Baromètre des affaires de novembre partie 3
CHAUSSURES D'HIVER
L'histoire se répète: en novembre, l'attention de tous les clients de chaussures s'est portée sur le noir et toutes les nuances de marron, à hauteur de 61% chez les femmes et même de 82% chez les hommes. Plus de la moité des enfants ont également acheté des modèles sombres.
Pas de faits spectaculaires non plus dans le choix des modèles : chez les femmes, les baskets (29%) rivalisent avec les bottines et les chelseas (28%) pour la première place. Chez les hommes, les chaussures de sport et les sneakers sont également en tête de liste (35%), mais là, les pantoufles et les chaussures d'intérieur représentent un quart des ventes. Chez les enfants, c'est simple: bottes ou sneakers. Point final.
Les articles d'hiver n'ont pas été mentionnés en novembre, de même les bottes hautes ne sont mentionnées que dans la marge et rapportent à peine quelques points de pourcentage.
Espérons que la vague de froid (très bienvenue) de décembre donnera un nouvel élan aux ventes de ces articles plus coûteux.
soldes ET Réductions
Dans un baromètre précédent, nous le pressentions déjà: le Black Friday a perdu une grande partie de son succès. La presse, ainsi que les associations de détaillants indépendants et certains grands magasins (de vêtements) n'ont explicitement pas voulu participer à l'engouement américain. Mais les quelques personnes qui ont joué le jeu ont obtenu une réponse positive qui s'est traduite par une augmentation du chiffre d'affaires. Ici, comme pour d'autres promotions, d'autres détaillants ont pratiqué et pratiquent allègrement des rabais à d'autres moments, tels que les ventes de mi-saison et autres ventes couplées. "Au final, c'est toujours le consommateur qui décide", a déclaré un correspondant.
En ce qui concerne la période des soldes, le système des soldes en janvier et en juillet n'est pas prêt de disparaître.
Pour le secteur de la mode et certainement de la chaussure, ces deux mois sont tout sauf favorables, dans le sens où ils arrivent beaucoup trop tôt. Dans de nombreux cas, l'hiver n'a pas encore commencé en février, et les soldes commencent le 1er janvier.
Même phénomène en été.
Notre enquête montre que la majorité des détaillants sont favorables à un décalage d'un mois de la période de liquidation, car cela reflète mieux la réalité des conditions climatiques, mais dans la pratique, ce n'est pas une option viable.
Les dates magiques du 1er janvier et du 1er juillet sont tellement ancrées dans l'esprit des consommateurs qu'un changement est impossible. De plus, l'industrie de la mode n'est pas la seule concernée, tous les autres secteurs lancent également des promotions à ces dates: des cafetières aux chaussettes, en passant par les chaises en rotin et même les voitures! N'oubliez pas non plus que toute la chaîne commerciale, notamment dans le secteur de la mode, est entièrement basée sur la programmation des ventes en janvier et en juillet. La création, la production et la distribution sont complètement organisées en fonction de ce timing.

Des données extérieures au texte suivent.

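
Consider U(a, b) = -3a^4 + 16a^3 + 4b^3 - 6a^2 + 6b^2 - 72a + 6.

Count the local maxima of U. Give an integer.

2

U separates as a function of a plus a function of b, so ∇U=0 decouples.
∂U/∂a = -12(a - 3)(a - 2)(a + 1) = 0 at a ∈ {-1, 2, 3}; ∂U/∂b = 12b(b + 1) = 0 at b ∈ {-1, 0}.
The Hessian is diagonal: diag(U_aa, U_bb). Second derivatives: U_aa(-1)=-144, U_aa(2)=36, U_aa(3)=-48; U_bb(-1)=-12, U_bb(0)=12.
Local maxima occur where both diagonal entries negative: (-1, -1), (3, -1). Count: 2.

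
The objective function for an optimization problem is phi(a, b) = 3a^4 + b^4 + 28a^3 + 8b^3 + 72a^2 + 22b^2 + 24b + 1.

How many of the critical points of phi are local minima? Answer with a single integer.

4

phi separates as a function of a plus a function of b, so ∇phi=0 decouples.
∂phi/∂a = 12a(a + 3)(a + 4) = 0 at a ∈ {-4, -3, 0}; ∂phi/∂b = 4(b + 1)(b + 2)(b + 3) = 0 at b ∈ {-3, -2, -1}.
The Hessian is diagonal: diag(phi_aa, phi_bb). Second derivatives: phi_aa(-4)=48, phi_aa(-3)=-36, phi_aa(0)=144; phi_bb(-3)=8, phi_bb(-2)=-4, phi_bb(-1)=8.
Local minima occur where both diagonal entries positive: (-4, -3), (-4, -1), (0, -3), (0, -1). Count: 4.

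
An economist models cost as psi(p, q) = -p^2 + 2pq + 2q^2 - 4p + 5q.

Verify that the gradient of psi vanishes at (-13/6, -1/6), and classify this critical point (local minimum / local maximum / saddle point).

saddle point

∇psi = (-2p + 2q - 4, 2p + 4q + 5); substituting (-13/6, -1/6) gives ∇psi = (0, 0), so (-13/6, -1/6) is indeed a critical point.
The Hessian of psi is constant: H = [[-2, 2], [2, 4]].
det(H) = (-2)·4 − 2² = -12.
Since det(H) < 0, H is indefinite and the critical point is a saddle point.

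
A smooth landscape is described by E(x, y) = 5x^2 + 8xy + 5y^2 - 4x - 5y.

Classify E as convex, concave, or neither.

convex

E is quadratic, so its Hessian is the constant matrix H = [[10, 8], [8, 10]].
det(H) = 36, tr(H) = 20.
det(H) > 0 and tr(H) > 0, so H is positive definite everywhere: convex.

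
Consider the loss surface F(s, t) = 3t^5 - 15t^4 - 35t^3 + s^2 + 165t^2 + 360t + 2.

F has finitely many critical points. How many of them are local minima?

F separates as a function of s plus a function of t, so ∇F=0 decouples.
∂F/∂s = 2s = 0 at s ∈ {0}; ∂F/∂t = 15(t - 4)(t - 3)(t + 1)(t + 2) = 0 at t ∈ {-2, -1, 3, 4}.
The Hessian is diagonal: diag(F_ss, F_tt). Second derivatives: F_ss(0)=2; F_tt(-2)=-450, F_tt(-1)=300, F_tt(3)=-300, F_tt(4)=450.
Local minima occur where both diagonal entries positive: (0, -1), (0, 4). Count: 2.

2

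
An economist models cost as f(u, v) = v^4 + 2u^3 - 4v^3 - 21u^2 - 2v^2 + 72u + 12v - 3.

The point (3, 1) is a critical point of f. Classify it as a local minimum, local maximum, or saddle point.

The mixed partial ∂²f/∂u∂v is 0, so the Hessian at any point is diag(f_uu, f_vv) = diag(6(2u - 7), 4(3v^2 - 6v - 1)).
At (3, 1): H = diag(-6, -16).
Both eigenvalues are negative, so H is negative definite: a local maximum.

local maximum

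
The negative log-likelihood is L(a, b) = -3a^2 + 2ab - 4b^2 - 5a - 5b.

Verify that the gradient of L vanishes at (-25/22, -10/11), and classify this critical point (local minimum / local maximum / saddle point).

∇L = (-6a + 2b - 5, 2a - 8b - 5); substituting (-25/22, -10/11) gives ∇L = (0, 0), so (-25/22, -10/11) is indeed a critical point.
The Hessian of L is constant: H = [[-6, 2], [2, -8]].
det(H) = (-6)·(-8) − 2² = 44.
det(H) > 0 and tr(H) = -14 < 0, so H is negative definite and the point is a local maximum.

local maximum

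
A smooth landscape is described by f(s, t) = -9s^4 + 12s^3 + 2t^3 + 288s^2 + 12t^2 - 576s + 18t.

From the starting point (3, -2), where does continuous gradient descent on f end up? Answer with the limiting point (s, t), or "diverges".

f is separable, so gradient descent decouples: s follows -∂f/∂s, t follows -∂f/∂t.
∂f/∂s = -36(s - 4)(s - 1)(s + 4); at s=3 this is 504, so s decreases.
∂f/∂t = 6(t + 1)(t + 3); at t=-2 this is -6, so t increases.
s converges to its nearest critical value 1 (a local min of the s-part); t converges to -1. The iterate converges to (1, -1).

(1, -1)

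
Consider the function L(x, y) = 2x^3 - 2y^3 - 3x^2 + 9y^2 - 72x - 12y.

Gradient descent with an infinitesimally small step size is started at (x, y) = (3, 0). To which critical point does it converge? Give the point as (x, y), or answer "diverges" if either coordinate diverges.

L is separable, so gradient descent decouples: x follows -∂L/∂x, y follows -∂L/∂y.
∂L/∂x = 6(x - 4)(x + 3); at x=3 this is -36, so x increases.
∂L/∂y = -6(y - 2)(y - 1); at y=0 this is -12, so y increases.
x converges to its nearest critical value 4 (a local min of the x-part); y converges to 1. The iterate converges to (4, 1).

(4, 1)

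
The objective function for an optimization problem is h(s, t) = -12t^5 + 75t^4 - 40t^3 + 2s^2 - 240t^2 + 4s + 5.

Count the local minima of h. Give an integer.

2

h separates as a function of s plus a function of t, so ∇h=0 decouples.
∂h/∂s = 4(s + 1) = 0 at s ∈ {-1}; ∂h/∂t = -60t(t - 4)(t - 2)(t + 1) = 0 at t ∈ {-1, 0, 2, 4}.
The Hessian is diagonal: diag(h_ss, h_tt). Second derivatives: h_ss(-1)=4; h_tt(-1)=900, h_tt(0)=-480, h_tt(2)=720, h_tt(4)=-2400.
Local minima occur where both diagonal entries positive: (-1, -1), (-1, 2). Count: 2.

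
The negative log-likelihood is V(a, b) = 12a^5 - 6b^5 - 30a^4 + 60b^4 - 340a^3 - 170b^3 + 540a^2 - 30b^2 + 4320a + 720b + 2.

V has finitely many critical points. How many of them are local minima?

4

V separates as a function of a plus a function of b, so ∇V=0 decouples.
∂V/∂a = 60(a - 4)(a - 3)(a + 2)(a + 3) = 0 at a ∈ {-3, -2, 3, 4}; ∂V/∂b = -30(b - 4)(b - 3)(b - 2)(b + 1) = 0 at b ∈ {-1, 2, 3, 4}.
The Hessian is diagonal: diag(V_aa, V_bb). Second derivatives: V_aa(-3)=-2520, V_aa(-2)=1800, V_aa(3)=-1800, V_aa(4)=2520; V_bb(-1)=1800, V_bb(2)=-180, V_bb(3)=120, V_bb(4)=-300.
Local minima occur where both diagonal entries positive: (-2, -1), (-2, 3), (4, -1), (4, 3). Count: 4.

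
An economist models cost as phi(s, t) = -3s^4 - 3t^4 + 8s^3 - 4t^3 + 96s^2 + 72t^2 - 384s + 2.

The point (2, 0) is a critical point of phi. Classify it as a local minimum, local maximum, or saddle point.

local minimum

The mixed partial ∂²phi/∂s∂t is 0, so the Hessian at any point is diag(phi_ss, phi_tt) = diag(12(-3s^2 + 4s + 16), 12(-3t^2 - 2t + 12)).
At (2, 0): H = diag(144, 144).
Both eigenvalues are positive, so H is positive definite: a local minimum.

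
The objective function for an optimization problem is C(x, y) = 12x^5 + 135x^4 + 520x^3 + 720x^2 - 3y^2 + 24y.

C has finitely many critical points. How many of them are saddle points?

C separates as a function of x plus a function of y, so ∇C=0 decouples.
∂C/∂x = 60x(x + 2)(x + 3)(x + 4) = 0 at x ∈ {-4, -3, -2, 0}; ∂C/∂y = -6(y - 4) = 0 at y ∈ {4}.
The Hessian is diagonal: diag(C_xx, C_yy). Second derivatives: C_xx(-4)=-480, C_xx(-3)=180, C_xx(-2)=-240, C_xx(0)=1440; C_yy(4)=-6.
Saddle points occur where the two diagonal entries have opposite signs: (-3, 4), (0, 4). Count: 2.

2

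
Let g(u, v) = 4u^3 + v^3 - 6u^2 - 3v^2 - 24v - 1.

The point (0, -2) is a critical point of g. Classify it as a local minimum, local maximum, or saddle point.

local maximum

The mixed partial ∂²g/∂u∂v is 0, so the Hessian at any point is diag(g_uu, g_vv) = diag(12(2u - 1), 6(v - 1)).
At (0, -2): H = diag(-12, -18).
Both eigenvalues are negative, so H is negative definite: a local maximum.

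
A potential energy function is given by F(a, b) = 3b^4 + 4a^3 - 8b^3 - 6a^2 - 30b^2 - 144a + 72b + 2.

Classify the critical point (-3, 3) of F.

The mixed partial ∂²F/∂a∂b is 0, so the Hessian at any point is diag(F_aa, F_bb) = diag(12(2a - 1), 12(3b^2 - 4b - 5)).
At (-3, 3): H = diag(-84, 120).
The eigenvalues have opposite signs, so H is indefinite: a saddle point.

saddle point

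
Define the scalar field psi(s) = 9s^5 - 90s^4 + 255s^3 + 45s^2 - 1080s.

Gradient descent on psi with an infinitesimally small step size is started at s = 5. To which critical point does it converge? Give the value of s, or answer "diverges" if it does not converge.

psi'(s) = 45(s - 4)(s - 3)(s - 2)(s + 1), so psi'(5) = 1620.
Gradient descent moves in the -psi' direction, i.e. s is decreasing.
The nearest critical point in that direction is s = 4, where psi'' = 450 > 0 (a local minimum). The iterate converges there.

4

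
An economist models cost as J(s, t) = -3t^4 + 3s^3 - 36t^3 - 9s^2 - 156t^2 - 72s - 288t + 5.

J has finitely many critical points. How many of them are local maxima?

2

J separates as a function of s plus a function of t, so ∇J=0 decouples.
∂J/∂s = 9(s - 4)(s + 2) = 0 at s ∈ {-2, 4}; ∂J/∂t = -12(t + 2)(t + 3)(t + 4) = 0 at t ∈ {-4, -3, -2}.
The Hessian is diagonal: diag(J_ss, J_tt). Second derivatives: J_ss(-2)=-54, J_ss(4)=54; J_tt(-4)=-24, J_tt(-3)=12, J_tt(-2)=-24.
Local maxima occur where both diagonal entries negative: (-2, -4), (-2, -2). Count: 2.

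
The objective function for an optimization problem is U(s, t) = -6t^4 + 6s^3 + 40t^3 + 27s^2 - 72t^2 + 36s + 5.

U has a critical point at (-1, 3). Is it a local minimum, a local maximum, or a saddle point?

The mixed partial ∂²U/∂s∂t is 0, so the Hessian at any point is diag(U_ss, U_tt) = diag(18(2s + 3), 24(-3t^2 + 10t - 6)).
At (-1, 3): H = diag(18, -72).
The eigenvalues have opposite signs, so H is indefinite: a saddle point.

saddle point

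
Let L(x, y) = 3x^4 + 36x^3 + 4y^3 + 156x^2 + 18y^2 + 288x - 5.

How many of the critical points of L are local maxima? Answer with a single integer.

L separates as a function of x plus a function of y, so ∇L=0 decouples.
∂L/∂x = 12(x + 2)(x + 3)(x + 4) = 0 at x ∈ {-4, -3, -2}; ∂L/∂y = 12y(y + 3) = 0 at y ∈ {-3, 0}.
The Hessian is diagonal: diag(L_xx, L_yy). Second derivatives: L_xx(-4)=24, L_xx(-3)=-12, L_xx(-2)=24; L_yy(-3)=-36, L_yy(0)=36.
Local maxima occur where both diagonal entries negative: (-3, -3). Count: 1.

1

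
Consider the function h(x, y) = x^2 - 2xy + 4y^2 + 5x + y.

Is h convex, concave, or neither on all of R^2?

h is quadratic, so its Hessian is the constant matrix H = [[2, -2], [-2, 8]].
det(H) = 12, tr(H) = 10.
det(H) > 0 and tr(H) > 0, so H is positive definite everywhere: convex.

convex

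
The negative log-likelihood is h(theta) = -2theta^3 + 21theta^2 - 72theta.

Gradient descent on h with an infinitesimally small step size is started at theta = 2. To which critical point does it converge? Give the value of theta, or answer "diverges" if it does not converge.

3

h'(theta) = -6(theta - 4)(theta - 3), so h'(2) = -12.
Gradient descent moves in the -h' direction, i.e. theta is increasing.
The nearest critical point in that direction is theta = 3, where h'' = 6 > 0 (a local minimum). The iterate converges there.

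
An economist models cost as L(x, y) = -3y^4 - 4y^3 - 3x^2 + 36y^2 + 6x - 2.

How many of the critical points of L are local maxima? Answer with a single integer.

2

L separates as a function of x plus a function of y, so ∇L=0 decouples.
∂L/∂x = -6(x - 1) = 0 at x ∈ {1}; ∂L/∂y = -12y(y - 2)(y + 3) = 0 at y ∈ {-3, 0, 2}.
The Hessian is diagonal: diag(L_xx, L_yy). Second derivatives: L_xx(1)=-6; L_yy(-3)=-180, L_yy(0)=72, L_yy(2)=-120.
Local maxima occur where both diagonal entries negative: (1, -3), (1, 2). Count: 2.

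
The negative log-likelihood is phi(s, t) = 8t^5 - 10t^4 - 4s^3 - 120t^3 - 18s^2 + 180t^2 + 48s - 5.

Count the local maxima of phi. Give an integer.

2

phi separates as a function of s plus a function of t, so ∇phi=0 decouples.
∂phi/∂s = -12(s - 1)(s + 4) = 0 at s ∈ {-4, 1}; ∂phi/∂t = 40t(t - 3)(t - 1)(t + 3) = 0 at t ∈ {-3, 0, 1, 3}.
The Hessian is diagonal: diag(phi_ss, phi_tt). Second derivatives: phi_ss(-4)=60, phi_ss(1)=-60; phi_tt(-3)=-2880, phi_tt(0)=360, phi_tt(1)=-320, phi_tt(3)=1440.
Local maxima occur where both diagonal entries negative: (1, -3), (1, 1). Count: 2.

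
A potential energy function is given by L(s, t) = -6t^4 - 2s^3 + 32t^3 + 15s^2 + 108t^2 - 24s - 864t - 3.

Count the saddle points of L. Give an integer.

L separates as a function of s plus a function of t, so ∇L=0 decouples.
∂L/∂s = -6(s - 4)(s - 1) = 0 at s ∈ {1, 4}; ∂L/∂t = -24(t - 4)(t - 3)(t + 3) = 0 at t ∈ {-3, 3, 4}.
The Hessian is diagonal: diag(L_ss, L_tt). Second derivatives: L_ss(1)=18, L_ss(4)=-18; L_tt(-3)=-1008, L_tt(3)=144, L_tt(4)=-168.
Saddle points occur where the two diagonal entries have opposite signs: (1, -3), (1, 4), (4, 3). Count: 3.

3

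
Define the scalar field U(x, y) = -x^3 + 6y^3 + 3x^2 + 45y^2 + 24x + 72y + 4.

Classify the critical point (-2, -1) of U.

local minimum

The mixed partial ∂²U/∂x∂y is 0, so the Hessian at any point is diag(U_xx, U_yy) = diag(6(-x + 1), 18(2y + 5)).
At (-2, -1): H = diag(18, 54).
Both eigenvalues are positive, so H is positive definite: a local minimum.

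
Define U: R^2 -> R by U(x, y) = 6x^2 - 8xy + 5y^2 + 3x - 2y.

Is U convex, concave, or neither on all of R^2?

U is quadratic, so its Hessian is the constant matrix H = [[12, -8], [-8, 10]].
det(H) = 56, tr(H) = 22.
det(H) > 0 and tr(H) > 0, so H is positive definite everywhere: convex.

convex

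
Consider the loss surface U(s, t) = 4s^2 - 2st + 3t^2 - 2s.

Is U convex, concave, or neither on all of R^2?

convex

U is quadratic, so its Hessian is the constant matrix H = [[8, -2], [-2, 6]].
det(H) = 44, tr(H) = 14.
det(H) > 0 and tr(H) > 0, so H is positive definite everywhere: convex.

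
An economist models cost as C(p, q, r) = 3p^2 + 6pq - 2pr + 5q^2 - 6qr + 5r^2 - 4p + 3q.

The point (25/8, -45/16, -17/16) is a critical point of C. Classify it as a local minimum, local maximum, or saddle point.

local minimum

The Hessian is constant: H = [[6, 6, -2], [6, 10, -6], [-2, -6, 10]].
Leading principal minors: Δ₁ = 6, Δ₂ = 24, Δ₃ = 128.
All leading minors are positive, so H is positive definite: a local minimum.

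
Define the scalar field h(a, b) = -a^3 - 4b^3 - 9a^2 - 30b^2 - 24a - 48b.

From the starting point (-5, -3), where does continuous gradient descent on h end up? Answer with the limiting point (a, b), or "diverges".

h is separable, so gradient descent decouples: a follows -∂h/∂a, b follows -∂h/∂b.
∂h/∂a = -3(a + 2)(a + 4); at a=-5 this is -9, so a increases.
∂h/∂b = -12(b + 1)(b + 4); at b=-3 this is 24, so b decreases.
a converges to its nearest critical value -4 (a local min of the a-part); b converges to -4. The iterate converges to (-4, -4).

(-4, -4)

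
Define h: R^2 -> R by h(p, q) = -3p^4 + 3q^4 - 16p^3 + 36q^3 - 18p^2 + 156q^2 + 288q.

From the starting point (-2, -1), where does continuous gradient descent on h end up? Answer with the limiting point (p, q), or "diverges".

h is separable, so gradient descent decouples: p follows -∂h/∂p, q follows -∂h/∂q.
∂h/∂p = -12p(p + 1)(p + 3); at p=-2 this is -24, so p increases.
∂h/∂q = 12(q + 2)(q + 3)(q + 4); at q=-1 this is 72, so q decreases.
p converges to its nearest critical value -1 (a local min of the p-part); q converges to -2. The iterate converges to (-1, -2).

(-1, -2)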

Un détaillant veut bien conserver les soldes de juillet et de janvier "si la période d'interdiction est strictement contrôlée". Mais même ce dernier cas est pratiquement impossible, car la vente couplée est autorisée pendant la période d'interdiction, et chacun sait à quel point on peut être inventif avec cette réglementation.
"Après la pluie vient le beau temps", dit le dicton bien connu.
Espérons que la nouvelle année nous apportera le réconfort et que nous pourrons prendre un nouveau départ l'année prochaine.